The following are the main elements of the EU's common positions.


Despite signs of economic recovery, the G20 should continue implementing stimulus measures in a coordinated way. Efforts must be maintained until recovery is secured.

However, exit strategies of phasing out stimulus measures need to be designed now and implemented in a coordinated manner as soon as recovery takes hold, taking into account the specific situations of individual countries.


The G20 should commit to agreeing to binding rules for financial institutions on bonuses to top mangers, backed up by the threat of sanctions at the national level.

Bankers' bonuses should be linked to long-term performance of the financial institutions they manage. Part of bankers' bonuses must be deferred over time for an appropriate period and can be canceled in case of a negative development in the bank's performance.

Stock options should be prevented from being exercised for an appropriate period of time.

Corporate governance of financial institutions should be enhanced to ensure appropriate board oversight of compensation and risk.

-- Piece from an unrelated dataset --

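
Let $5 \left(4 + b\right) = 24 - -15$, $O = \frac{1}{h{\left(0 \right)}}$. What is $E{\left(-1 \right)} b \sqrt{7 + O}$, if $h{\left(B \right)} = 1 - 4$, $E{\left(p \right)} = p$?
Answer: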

Transparency and disclosure requirements should be strengthened.

Supervisory boards should be given the means to reduce compensations in case of deterioration of the banks' performances.

The G20 should also "explore ways to limit" bonuses to a certain proportion of either total pay or the bank's revenues or profits.


Financial resources will need to be scaled up urgently and substantially to reduce global greenhouse gas emissions to adapt to the unavoidable effects of global warming.

All countries, except the least developed, should contribute to financing the fight against climate change in developing countries with finance allocated according to need so that developing countries receive more than they are contributing.

Public funding commitment should be shared on the basis of a universal, comprehensive and specific contribution key reflecting ability to pay and responsibility for emissions.

The European Commission estimates that the total net incremental cost of mitigation and adaptation in developing countries could amount to about 100 billion euros (147 billion U.S. dollars) annually between 2013 and 2020, which should be shared between domestic finance, carbon market-based financing and international public support.

The G20 should recognize the need to fast-start international public support for addressing urgent climate financing needs in developing countries during the period 2010-2012, which amounts to7 billion euros (10.3 billion dollars) per year.


The G20 should reiterate its stance against protectionism and continue to press for progress in trade liberalization, including with regard to a global, ambitious and balanced conclusion of the Doha Round negotiations in 2010. In this respect, a realistic and ambitious roadmap should be agreed on.


The EU stands ready to provide an additional contribution of up to 50 billion euros (74 billion dollars) to reinforce the lending capacity of the International Monetary Fund (IMF), so the EU's total contribution would be 125 billion euros (184 billion dollars).

The EU calls on all G20 members and other financially strong IMF members to contribute their fair share.

It is necessary to reform the governance systems of international financial institutions by increasing the voice, quota and representation of underrepresented countries, based on objective criteria reflecting changes in the world economy, the EU leaders said.